Many projects, of which one of the most notable is Airbnb, fundamentally transform the way cultures interact with each other. They do that by bringing the cultures in direct contact, excluding the tourism-industry middleman. They draw the tourist out of the resort, the hotel, and the designed-for-tourism area… and into the residential districts! They give the Westerner the choice to live in the most random neighborhood of the most random Chinese city and vice versa!
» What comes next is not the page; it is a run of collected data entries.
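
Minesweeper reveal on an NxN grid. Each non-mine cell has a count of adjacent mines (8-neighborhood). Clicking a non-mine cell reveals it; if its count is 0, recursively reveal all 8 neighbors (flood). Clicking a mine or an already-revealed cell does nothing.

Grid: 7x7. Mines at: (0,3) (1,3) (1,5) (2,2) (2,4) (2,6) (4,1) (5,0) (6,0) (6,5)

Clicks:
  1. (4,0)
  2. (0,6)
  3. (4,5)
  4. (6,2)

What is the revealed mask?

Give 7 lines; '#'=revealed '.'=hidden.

Answer: ......#
.......
.......
..#####
#.#####
.######
.####..

Derivation:
Click 1 (4,0) count=2: revealed 1 new [(4,0)] -> total=1
Click 2 (0,6) count=1: revealed 1 new [(0,6)] -> total=2
Click 3 (4,5) count=0: revealed 20 new [(3,2) (3,3) (3,4) (3,5) (3,6) (4,2) (4,3) (4,4) (4,5) (4,6) (5,1) (5,2) (5,3) (5,4) (5,5) (5,6) (6,1) (6,2) (6,3) (6,4)] -> total=22
Click 4 (6,2) count=0: revealed 0 new [(none)] -> total=22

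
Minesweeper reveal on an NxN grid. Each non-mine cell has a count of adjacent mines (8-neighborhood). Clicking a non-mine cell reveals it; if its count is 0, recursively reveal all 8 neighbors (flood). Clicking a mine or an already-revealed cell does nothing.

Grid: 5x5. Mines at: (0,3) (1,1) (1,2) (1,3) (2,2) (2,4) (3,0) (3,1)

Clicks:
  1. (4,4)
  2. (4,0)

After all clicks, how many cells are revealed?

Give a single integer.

Answer: 7

Derivation:
Click 1 (4,4) count=0: revealed 6 new [(3,2) (3,3) (3,4) (4,2) (4,3) (4,4)] -> total=6
Click 2 (4,0) count=2: revealed 1 new [(4,0)] -> total=7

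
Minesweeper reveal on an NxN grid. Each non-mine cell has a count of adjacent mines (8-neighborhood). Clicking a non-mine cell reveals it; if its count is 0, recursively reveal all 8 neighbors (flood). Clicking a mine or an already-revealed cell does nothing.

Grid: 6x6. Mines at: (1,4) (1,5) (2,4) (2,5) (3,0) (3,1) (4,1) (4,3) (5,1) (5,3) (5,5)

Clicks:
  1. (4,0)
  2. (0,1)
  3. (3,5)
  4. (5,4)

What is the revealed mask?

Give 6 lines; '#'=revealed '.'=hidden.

Click 1 (4,0) count=4: revealed 1 new [(4,0)] -> total=1
Click 2 (0,1) count=0: revealed 12 new [(0,0) (0,1) (0,2) (0,3) (1,0) (1,1) (1,2) (1,3) (2,0) (2,1) (2,2) (2,3)] -> total=13
Click 3 (3,5) count=2: revealed 1 new [(3,5)] -> total=14
Click 4 (5,4) count=3: revealed 1 new [(5,4)] -> total=15

Answer: ####..
####..
####..
.....#
#.....
....#.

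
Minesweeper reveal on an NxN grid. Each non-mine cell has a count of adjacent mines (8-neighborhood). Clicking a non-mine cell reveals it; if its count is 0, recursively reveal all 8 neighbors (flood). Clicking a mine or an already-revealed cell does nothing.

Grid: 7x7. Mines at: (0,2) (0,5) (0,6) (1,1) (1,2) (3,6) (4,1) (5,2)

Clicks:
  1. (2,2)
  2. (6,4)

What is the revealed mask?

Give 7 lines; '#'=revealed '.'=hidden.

Answer: .......
...###.
..####.
..####.
..#####
...####
...####

Derivation:
Click 1 (2,2) count=2: revealed 1 new [(2,2)] -> total=1
Click 2 (6,4) count=0: revealed 23 new [(1,3) (1,4) (1,5) (2,3) (2,4) (2,5) (3,2) (3,3) (3,4) (3,5) (4,2) (4,3) (4,4) (4,5) (4,6) (5,3) (5,4) (5,5) (5,6) (6,3) (6,4) (6,5) (6,6)] -> total=24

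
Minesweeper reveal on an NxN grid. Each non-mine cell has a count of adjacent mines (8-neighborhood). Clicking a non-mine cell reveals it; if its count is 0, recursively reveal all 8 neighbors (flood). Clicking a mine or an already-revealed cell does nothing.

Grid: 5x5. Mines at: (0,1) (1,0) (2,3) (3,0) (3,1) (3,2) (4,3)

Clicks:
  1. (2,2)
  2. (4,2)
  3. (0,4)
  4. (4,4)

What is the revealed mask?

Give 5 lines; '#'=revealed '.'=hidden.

Click 1 (2,2) count=3: revealed 1 new [(2,2)] -> total=1
Click 2 (4,2) count=3: revealed 1 new [(4,2)] -> total=2
Click 3 (0,4) count=0: revealed 6 new [(0,2) (0,3) (0,4) (1,2) (1,3) (1,4)] -> total=8
Click 4 (4,4) count=1: revealed 1 new [(4,4)] -> total=9

Answer: ..###
..###
..#..
.....
..#.#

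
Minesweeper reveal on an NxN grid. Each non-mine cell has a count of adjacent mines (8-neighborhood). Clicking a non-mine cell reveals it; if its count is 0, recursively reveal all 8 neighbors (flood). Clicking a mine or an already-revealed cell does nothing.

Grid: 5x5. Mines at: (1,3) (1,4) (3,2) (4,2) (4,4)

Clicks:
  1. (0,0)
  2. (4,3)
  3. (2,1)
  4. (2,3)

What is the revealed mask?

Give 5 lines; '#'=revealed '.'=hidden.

Click 1 (0,0) count=0: revealed 13 new [(0,0) (0,1) (0,2) (1,0) (1,1) (1,2) (2,0) (2,1) (2,2) (3,0) (3,1) (4,0) (4,1)] -> total=13
Click 2 (4,3) count=3: revealed 1 new [(4,3)] -> total=14
Click 3 (2,1) count=1: revealed 0 new [(none)] -> total=14
Click 4 (2,3) count=3: revealed 1 new [(2,3)] -> total=15

Answer: ###..
###..
####.
##...
##.#.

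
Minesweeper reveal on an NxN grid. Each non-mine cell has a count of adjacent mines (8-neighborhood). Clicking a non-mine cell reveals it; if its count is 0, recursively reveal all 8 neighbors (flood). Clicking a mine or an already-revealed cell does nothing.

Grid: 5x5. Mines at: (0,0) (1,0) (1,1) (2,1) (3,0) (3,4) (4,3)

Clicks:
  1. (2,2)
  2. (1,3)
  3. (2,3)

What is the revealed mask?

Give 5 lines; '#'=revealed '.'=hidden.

Answer: ..###
..###
..###
.....
.....

Derivation:
Click 1 (2,2) count=2: revealed 1 new [(2,2)] -> total=1
Click 2 (1,3) count=0: revealed 8 new [(0,2) (0,3) (0,4) (1,2) (1,3) (1,4) (2,3) (2,4)] -> total=9
Click 3 (2,3) count=1: revealed 0 new [(none)] -> total=9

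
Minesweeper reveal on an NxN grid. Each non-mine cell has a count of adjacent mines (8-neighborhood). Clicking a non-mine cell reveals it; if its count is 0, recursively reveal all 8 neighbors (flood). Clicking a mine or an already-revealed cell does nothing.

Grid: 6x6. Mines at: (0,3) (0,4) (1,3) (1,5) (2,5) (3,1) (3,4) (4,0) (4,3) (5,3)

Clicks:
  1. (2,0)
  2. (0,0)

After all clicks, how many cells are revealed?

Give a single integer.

Click 1 (2,0) count=1: revealed 1 new [(2,0)] -> total=1
Click 2 (0,0) count=0: revealed 8 new [(0,0) (0,1) (0,2) (1,0) (1,1) (1,2) (2,1) (2,2)] -> total=9

Answer: 9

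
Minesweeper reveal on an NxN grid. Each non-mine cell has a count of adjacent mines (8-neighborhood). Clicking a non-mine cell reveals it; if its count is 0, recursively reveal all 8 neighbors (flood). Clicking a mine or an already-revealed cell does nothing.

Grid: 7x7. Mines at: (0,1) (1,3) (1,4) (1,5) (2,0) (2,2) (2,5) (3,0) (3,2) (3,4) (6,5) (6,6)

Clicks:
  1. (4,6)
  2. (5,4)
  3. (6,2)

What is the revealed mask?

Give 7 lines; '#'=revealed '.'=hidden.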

They empower the tourist with the ability to intimately experience the genuine culture of locals in any given area; thus allowing for a steadily increasing number of people living with a steadily decreasing number of biases against other cultures.
It is actually very impressive to notice how rapidly this shuffling of cultures is being played out; how increasingly multicultural the world’s neighborhoods become. Home-sharing algorithms like Airbnb do not, in fact, cause the cultures to intermix; they only empower them to do so. Humans have an instinctive impulse for motility, interaction, and increasing combination between them, which is finally being facilitated on the ultimate degree by home-sharing algorithms. People are given the opportunity to move and live anywhere they want at any time they want; and they eagerly take this opportunity up.
Airbnb alone currently boasts 150 million users who increase exponentially and make use of the algorithm ever more frequently. Where does this lead to? In combination with the distribution hyper-efficiency the Internet has allowed, 3D-printing and other advanced manufacturing techniques are bound to fuse the housing and hospitality industries into a single algorithm accommodating the entirety of roofing needs. A non-scarcity economy is emerging wherein the very concept of property is doomed to be rendered obsolete and sink into oblivion.
In such a world, production will not be merely striving to keep up with demand, but will be automatically matching demand. Coming to any possible place on the planet or beyond, you may not only have the choice to pick out from a virtually endless variety of already available accommodation options, but pretty much instantaneously, and with minimal cost involved, have a 100%-personalized accommodation for you, which might well be simply dismantled after your departure.
In such a world, distinction between locals and foreigners is bound to get steadily fainter until it completely fades. Home-sharing algorithms are giving birth to a truly cosmopolitan civilization: a civilization fragmented into no nations, races, or classes of any sort: a civilization essentially fragmented into no other thing than a number of fully-personally-developed, diverse individuals equaling the world population: a civilization of individuals collectively identifying themselves solely as Earthians.
That will be the most crucial event Evolution has seen on this planet ever since the primordial soup. That will be a sort of a human consciousness soup wherein a radically novel type of Life is going to be nurtured.